386プロセッササポートを廃止した「Linux 3.8」リリース、SSD向けファイルシステムやExt4でのinode内へのファイル埋め込みなど新機能も搭載

 Linus Torvalds氏は2月20日、Linuxカーネル3.8のリリースを発表した。Linuxで当初からサポートされていた386プロセッササポートが廃止されたほか、フラッシュディスク向けのファイルシステム「F2FS」やExt4でinode内に小さいファイルを埋め込む機能などが追加されている。

 2012年12月にリリースされた「Linuxカーネル3.7」以来、約2か月での新版リリースとなった。「小さなパッチの確認を待っていたために数日遅れた」とTorvalds氏は説明している。

 大きな改良点としては、Ext4ファイルシステムでinode内にファイルを埋め込む機能の追加が挙げられる。inodeはファイルシステム内に作成されたデータベースで、ファイルサイズやその作成/更新日、実際のデータが格納されている位置といったファイルに関する情報が格納されている。ファイルの中身はinodeとは別の場所に書き込まれているが、ext4では一定サイズ(通常は4KB)のブロックでデータを管理しているため、数バイトのデータでも4KB分のブロックを消費してしまうことになっていた。そこで、このようなサイズの小さいファイルについては、inode内で利用されていない空間に格納することでディスク容量の無駄な消費を抑え、また読み込みパフォーマンスの向上を図るという。

 また、Btrfsで複数のストレージデバイスにわたったファイルシステムを利用している場合に、利用するストレージデバイスを高速に切り替えるための機能(replace機能)が追加された。これにより、ファイルシステムをアンマウントすることなしに利用するストレージデバイスを置き換えることが可能となる。

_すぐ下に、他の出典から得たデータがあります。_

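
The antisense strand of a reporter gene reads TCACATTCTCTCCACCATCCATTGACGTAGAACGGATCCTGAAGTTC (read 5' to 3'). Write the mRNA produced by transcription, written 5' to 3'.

RNA polymerase reads the template 3'→5' and synthesizes mRNA 5'→3' by base-pairing (A→U, T→A, G↔C). The complement of the template is AGTGTAAGAGAGGTGGTAGGTAACTGCATCTTGCCTAGGACTTCAAG; antiparallel, so 5'→3' the coding strand is GAACTTCAGGATCCGTTCTACGTCAATGGATGGTGGAGAGAATGTGA. Replace T with U for the mRNA.

5'-GAACUUCAGGAUCCGUUCUACGUCAAUGGAUGGUGGAGAGAAUGUGA-3'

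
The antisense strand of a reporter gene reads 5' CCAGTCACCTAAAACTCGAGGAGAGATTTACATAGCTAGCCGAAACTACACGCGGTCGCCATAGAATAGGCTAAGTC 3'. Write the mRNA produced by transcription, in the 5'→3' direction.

5'-GACUUAGCCUAUUCUAUGGCGACCGCGUGUAGUUUCGGCUAGCUAUGUAAAUCUCUCCUCGAGUUUUAGGUGACUGG-3'

RNA polymerase reads the template 3'→5' and synthesizes mRNA 5'→3' by base-pairing (A→U, T→A, G↔C). The complement of the template is GGTCAGTGGATTTTGAGCTCCTCTCTAAATGTATCGATCGGCTTTGATGTGCGCCAGCGGTATCTTATCCGATTCAG; antiparallel, so 5'→3' the coding strand is GACTTAGCCTATTCTATGGCGACCGCGTGTAGTTTCGGCTAGCTATGTAAATCTCTCCTCGAGTTTTAGGTGACTGG. Replace T with U for the mRNA.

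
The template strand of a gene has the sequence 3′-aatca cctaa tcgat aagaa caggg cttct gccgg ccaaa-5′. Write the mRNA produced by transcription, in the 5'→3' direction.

Reading the template 3'→5' as shown, RNA polymerase pairs each base (A→U, T→A, G↔C) to build mRNA 5'→3' directly.

5'-UUAGUGGAUUAGCUAUUCUUGUCCCGAAGACGGCCGGUUU-3'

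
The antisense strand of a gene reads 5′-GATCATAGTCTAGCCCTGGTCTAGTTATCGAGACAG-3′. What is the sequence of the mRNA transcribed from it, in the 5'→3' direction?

5'-CUGUCUCGAUAACUAGACCAGGGCUAGACUAUGAUC-3'

RNA polymerase reads the template 3'→5' and synthesizes mRNA 5'→3' by base-pairing (A→U, T→A, G↔C). The complement of the template is CTAGTATCAGATCGGGACCAGATCAATAGCTCTGTC; antiparallel, so 5'→3' the coding strand is CTGTCTCGATAACTAGACCAGGGCTAGACTATGATC. Replace T with U for the mRNA.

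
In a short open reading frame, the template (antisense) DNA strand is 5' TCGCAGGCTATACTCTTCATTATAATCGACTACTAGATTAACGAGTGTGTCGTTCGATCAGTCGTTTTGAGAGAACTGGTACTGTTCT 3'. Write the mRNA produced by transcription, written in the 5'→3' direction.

5'-AGAACAGUACCAGUUCUCUCAAAACGACUGAUCGAACGACACACUCGUUAAUCUAGUAGUCGAUUAUAAUGAAGAGUAUAGCCUGCGA-3'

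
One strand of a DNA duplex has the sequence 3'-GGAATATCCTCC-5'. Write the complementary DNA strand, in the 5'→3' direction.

The strand is given 3'→5', so its complement runs 5'→3' in the same left-to-right order: pair each base A↔T, G↔C.

5'-CCTTATAGGAGG-3'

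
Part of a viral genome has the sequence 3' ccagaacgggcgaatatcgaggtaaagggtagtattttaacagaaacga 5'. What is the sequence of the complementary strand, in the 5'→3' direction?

5'-GGTCTTGCCCGCTTATAGCTCCATTTCCCATCATAAAATTGTCTTTGCT-3'

The strand is given 3'→5', so its complement runs 5'→3' in the same left-to-right order: pair each base A↔T, G↔C.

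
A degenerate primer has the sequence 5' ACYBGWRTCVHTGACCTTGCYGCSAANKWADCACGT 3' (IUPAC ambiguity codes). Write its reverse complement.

5′-ACGTGHTWMNTTSGCRGCAAGGTCADBGAYWCVRGT-3′

Standard pairs A↔T, G↔C; ambiguity codes pair R↔Y, K↔M, W↔W, S↔S, B↔V, D↔H, N↔N. Complement (TGRVCWYAGBDACTGGAACGRCGSTTNMWTHGTGCA), then reverse for 5'→3'.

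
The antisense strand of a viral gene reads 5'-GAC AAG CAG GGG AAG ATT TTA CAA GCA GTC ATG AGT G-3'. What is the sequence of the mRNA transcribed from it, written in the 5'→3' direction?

5'-CACUCAUGACUGCUUGUAAAAUCUUCCCCUGCUUGUC-3'

The mRNA has the sequence of the coding strand (reverse complement of the template) with T→U. Reverse complement of GACAAGCAGGGGAAGATTTTACAAGCAGTCATGAGTG is CACTCATGACTGCTTGTAAAATCTTCCCCTGCTTGTC; then T→U.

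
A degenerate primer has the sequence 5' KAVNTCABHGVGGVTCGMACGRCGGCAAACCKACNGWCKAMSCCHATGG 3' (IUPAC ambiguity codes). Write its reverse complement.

Standard pairs A↔T, G↔C; ambiguity codes pair R↔Y, M↔K, W↔W, S↔S, B↔V, H↔D, N↔N. Complement (MTBNAGTVDCBCCBAGCKTGCYGCCGTTTGGMTGNCWGMTKSGGDTACC), then reverse for 5'→3'.

5'-CCATDGGSKTMGWCNGTMGGTTTGCCGYCGTKCGABCCBCDVTGANBTM-3'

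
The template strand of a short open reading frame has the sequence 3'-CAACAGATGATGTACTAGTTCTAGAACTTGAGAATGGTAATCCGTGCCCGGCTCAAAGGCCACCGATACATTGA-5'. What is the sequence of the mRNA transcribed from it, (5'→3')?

Reading the template 3'→5' as shown, RNA polymerase pairs each base (A→U, T→A, G↔C) to build mRNA 5'→3' directly.

5'-GUUGUCUACUACAUGAUCAAGAUCUUGAACUCUUACCAUUAGGCACGGGCCGAGUUUCCGGUGGCUAUGUAACU-3'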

 SSD向けのファイルシステム「F2FS」も新たに導入された。現状では「実験的」とされているファイルシステムで、韓国Samsungによって寄贈されたもの。Linuxではフラッシュメモリ向けのファイルシステムがすでにいくつか存在するが、これらはコンピュータ側が直接フラッシュメモリを操作することを想定したものであった。しかし最近のSSDではデバイス内に搭載されているコントローラがより高度になっており、たとえばOSが指定したストレージ上の位置とは別の位置にデータを書き込むなどといった処理が行われている。F2FSはこのような高度なフラッシュメモリストレージに向けたファイルシステムで、たとえばストレージ上で不要となったデータ領域を通知するためのTrimコマンド向けの最適化といった機能を持つという。

 そのほか、デバイスへのアクセスを制限するためのUser Namespace機能では非特権ユーザーがプロセスごとの名前空間を安全に利用するための機能が追加され、User Namespaceの実装がほぼ完成したという。XFSにおけるログのチェックサムやHuge pageでの「zero page」(その領域にすべて0が格納されているメモリページ)サポート、メモリリソースコントローラにおけるカーネルメモリを対象としたメモリ消費量カウントサポート、NUMAバランシングの自動化なども行われている。

 ハードウェア関連では、Intelの386プロセッササポートが廃止された。486以降のプロセッサについてはまだサポートが続けられるという。

 Linuxカーネルのソースコードはkernel.orgやそのミラーサイトなどからダウンロードできる。ライセンスはGPLv2。